The Real-Life Story of a Teenage Drug Smuggler, Kid Cannabis is an Inane Celebration
Jonathan Daniel Brown
Closing with N.W.A.'s anti-authority anthem "Fuck tha Police," Kid Cannabis celebrates drug dealing via the real-life story of Nate Norman (Jonathan Daniel Brown), an overweight, nerdy teenage high-school dropout who, in 2005, teamed up with best friend Topher (Kenny Wormald) to smuggle ungodly amounts of marijuana across the Canadian border into Idaho.
Nate does this because he loves weed and hates being poor, and John Stockwell's film endorses his decision, not because of pot-legalization convictions, but because it sees Nate as a daring entrepreneur assured enough to partner with both a talented supplier (John C. McGinley) and an intimidating investor (Ron Perlman), as well as run his own motley crew of mules.

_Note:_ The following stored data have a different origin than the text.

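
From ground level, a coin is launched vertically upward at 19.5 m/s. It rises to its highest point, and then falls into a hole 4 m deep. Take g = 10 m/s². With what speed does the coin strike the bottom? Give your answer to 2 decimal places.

21.45 m/s

Phase 1 (rising): v₀ = 19.5 m/s, a = -10 m/s².
v = v₀ + at → t = (0 − 19.5) / -10 = 1.95 s
v² = v₀² + 2aΔx → Δx = (0² − 19.5²)/(2·-10) = 19.0 m

Phase 2 (falling): v₀ = 0 m/s, a = -10 m/s².
Falls 23.0 m from rest: t = √(2·23.0/10) = 2.15 s; v = g·t = 21.5 m/s.
Final speed = 21.5 m/s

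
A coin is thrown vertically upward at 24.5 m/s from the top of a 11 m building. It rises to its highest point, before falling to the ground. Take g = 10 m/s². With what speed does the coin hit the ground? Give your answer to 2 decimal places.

Phase 1 (rising): v₀ = 24.5 m/s, a = -10 m/s².
v = v₀ + at → t = (0 − 24.5) / -10 = 2.45 s
v² = v₀² + 2aΔx → Δx = (0² − 24.5²)/(2·-10) = 30.0 m

Phase 2 (falling): v₀ = 0 m/s, a = -10 m/s².
Falls 41.0 m from rest: t = √(2·41.0/10) = 2.86 s; v = g·t = 28.6 m/s.
Final speed = 28.6 m/s

28.64 m/s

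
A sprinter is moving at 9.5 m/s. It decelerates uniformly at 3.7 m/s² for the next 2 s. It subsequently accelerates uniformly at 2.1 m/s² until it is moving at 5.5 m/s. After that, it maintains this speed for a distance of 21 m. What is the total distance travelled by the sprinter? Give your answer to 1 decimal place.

Phase 1 (decelerating): v₀ = 9.50 m/s, a = -3.7 m/s².
v = v₀ + at = 9.50 + (-3.7)(2) = 2.10 m/s
Δx = v₀t + ½at² = 9.50·2 + 0.5·-3.7·2² = 11.6 m

Phase 2 (accelerating): v₀ = 2.10 m/s, a = 2.1 m/s².
v = v₀ + at → t = (5.5 − 2.10) / 2.1 = 1.62 s
v² = v₀² + 2aΔx → Δx = (5.5² − 2.10²)/(2·2.1) = 6.15 m

Phase 3 (constant speed): v₀ = 5.50 m/s, a = 0 m/s².
Constant speed: t = d/v = 21/5.50 = 3.82 s
Total distance = 11.6 + 6.15 + 21.0 = 38.8 m

38.8 m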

Narrating his saga with grating clichés — "Every chunk of coal wants to be a diamond"; "You can't put the toothpaste back in the tube" — Nate comes across as an insufferably arrogant twerp stupid enough to believe there's loyalty in the underworld.
Reveling in Nate and company's rise to power and fall from grace, which also includes a spat with an equally cocky competitor (Aaron Yoo), Kid Cannabis presents its material not as cautionary tale but as celebratory fantasy — which, like Nate's mom turning a blind eye to her son's illegal operation, seems to be the by-product of either inanity or excessive THC.